Gene ontology (GO) analysis was performed with the Isrec Ontologizer version 0.1 (Io, www.io.isb-sib.ch, P. Anderle and T. Sengstag, ISREC). The test list contained the top 1% of probesets best defining the apocrine group in a Wilcoxon test (PF14, 19, 22, 23, 39 & 46 vs all other tumours, using all 22215 probesets on the U133A chip after normalization in rma). A t-test was used to break ties. The table lists GO terms with a corrected p value < 0.05 in the Biological Process division of GO at a depth of 4. The raw p values were calculated by Fisher’s exact test and multiplied by 465, the number of tests performed at GO depth 4, to give the corrected p values. GO depth 4 was used to avoid testing very small numbers of hits.

The Luminal-Apocrine-Basal (LAB) gene set was defined by Wilcoxon test for pairwise comparison of the following groups: apocrine: PF14, 22, 23, 39 & 46; luminal: PF 1, 2, 3, 4, 5, 7, 9, 10, 11, 12, 13, 15, 17, 21, 26, 27, 30, 32, 33, 35, 37, 40, 43, 45, 47, 49, 50; basal: PF 6, 16, 18, 20, 24, 25, 28, 29, 31, 34, 36, 38, 41, 42, 44, 48, using the probesets with a standard deviation >0.5 on the U133A chip after normalization in rma. PF19 was omitted from the list because it is an outlier in the clustering studies (sup fig 3) and only has grade 2 apocrine features histologically (table 2a). The Affymetrix data were genewise mean centred and scaled for comparison with data from other platforms. The LAB gene set is given in supplementary table sheet 2, which ranks the most discriminant genes for each pairwise comparison (eg, apocrine vs luminal) by Wilcoxon U statistic.

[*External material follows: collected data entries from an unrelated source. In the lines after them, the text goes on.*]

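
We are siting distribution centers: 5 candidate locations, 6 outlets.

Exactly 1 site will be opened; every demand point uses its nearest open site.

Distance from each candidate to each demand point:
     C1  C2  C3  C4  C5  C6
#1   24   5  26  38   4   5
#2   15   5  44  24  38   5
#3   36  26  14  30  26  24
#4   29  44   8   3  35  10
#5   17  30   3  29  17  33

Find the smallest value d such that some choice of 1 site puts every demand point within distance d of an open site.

33

Open {#5}.
  Farthest demand point is C6 at distance 33 (to #5); all others are ≤ 33.
With {#3} the worst case is 36.
With {#1} the worst case is 38.
No size-1 selection achieves below 33.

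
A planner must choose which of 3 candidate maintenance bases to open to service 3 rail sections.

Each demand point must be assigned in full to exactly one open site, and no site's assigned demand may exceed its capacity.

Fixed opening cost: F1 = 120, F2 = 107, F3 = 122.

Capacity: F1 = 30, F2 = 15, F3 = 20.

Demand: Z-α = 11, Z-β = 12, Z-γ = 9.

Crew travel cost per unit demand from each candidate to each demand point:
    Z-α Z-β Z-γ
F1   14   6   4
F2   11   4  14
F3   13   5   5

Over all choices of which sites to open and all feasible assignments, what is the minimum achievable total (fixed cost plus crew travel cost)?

456

Open {F1, F2}; cheapest assignment that respects the capacities:
  F1 (cap 30, load 21): Z-β, Z-γ — cost 12×6 + 9×4 = 108
  F2 (cap 15, load 11): Z-α — cost 11×11 = 121
  Shipping 229, fixed 227 → total 456.
  Any other capacity-feasible assignment to {F1, F2} ships for at least 229.
Compare {F2, F3}: its best feasible assignment gives total 465.
Compare {F1, F3}: its best feasible assignment gives total 492.
Every other set of open sites that can feasibly serve all demand totals ≥ 465 even under its best assignment. Minimum: 456.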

The list includes 400 probesets for each comparison to allow for the use of more genes in those cases where few of the most highly ranked genes for a particular comparison could be identified in other data sets. After mapping, the number of probes selected for assignment of tumours to classes was 90 per pairwise comparison in each data set. To assign class membership, the decision rule was that the Spearman correlation coefficient should exceed the threshold at which a class would be assigned in <1% of tests with scrambled data. If more than one class exceeded this threshold, a class was assigned only if the correlation coefficient exceeded the next best value by the same threshold amount.

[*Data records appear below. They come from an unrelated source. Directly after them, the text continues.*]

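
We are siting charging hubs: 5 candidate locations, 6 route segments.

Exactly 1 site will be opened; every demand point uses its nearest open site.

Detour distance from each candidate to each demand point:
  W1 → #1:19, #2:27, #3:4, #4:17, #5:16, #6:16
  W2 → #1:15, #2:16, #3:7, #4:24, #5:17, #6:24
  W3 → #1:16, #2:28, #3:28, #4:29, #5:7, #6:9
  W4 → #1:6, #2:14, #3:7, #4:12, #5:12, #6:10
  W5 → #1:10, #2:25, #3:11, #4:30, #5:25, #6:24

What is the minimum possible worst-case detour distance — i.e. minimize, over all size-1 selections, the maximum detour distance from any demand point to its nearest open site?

Open {W4}.
  Farthest demand point is #2 at detour distance 14 (to W4); all others are ≤ 14.
With {W2} the worst case is 24.
With {W1} the worst case is 27.
No size-1 selection achieves below 14.

14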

Eisen, M.B., Spellman, P.T., Brown, P.O. & Botstein, D. (1998). Proc Natl Acad Sci U S A, 95, 14863-8.

Frasor, J., Danes, J.M., Komm, B., Chang, K.C., Lyttle, C.R. & Katzenellenbogen, B.S. (2003). Endocrinology, 144, 4562-74.

Gautier, L., Cope, L., Bolstad, B.M. & Irizarry, R.A. (2004). Bioinformatics, 20, 307-15.

Lamb, J., Ramaswamy, S., Ford, H.L., Contreras, B., Martinez, R.V., Kittrell, F.S., Zahnow, C.A., Patterson, N., Golub, T.R. & Ewen, M.E. (2003). Cell, 114, 323-34.

Nelson, P.S., Clegg, N., Arnold, H., Ferguson, C., Bonham, M., White, J., Hood, L. & Lin, B. (2002). Proc Natl Acad Sci U S A, 99, 11890-5.

Praz, V., Jagannathan, V. & Bucher, P. (2004). Nucleic Acids Res, 32 Database issue, D542-7.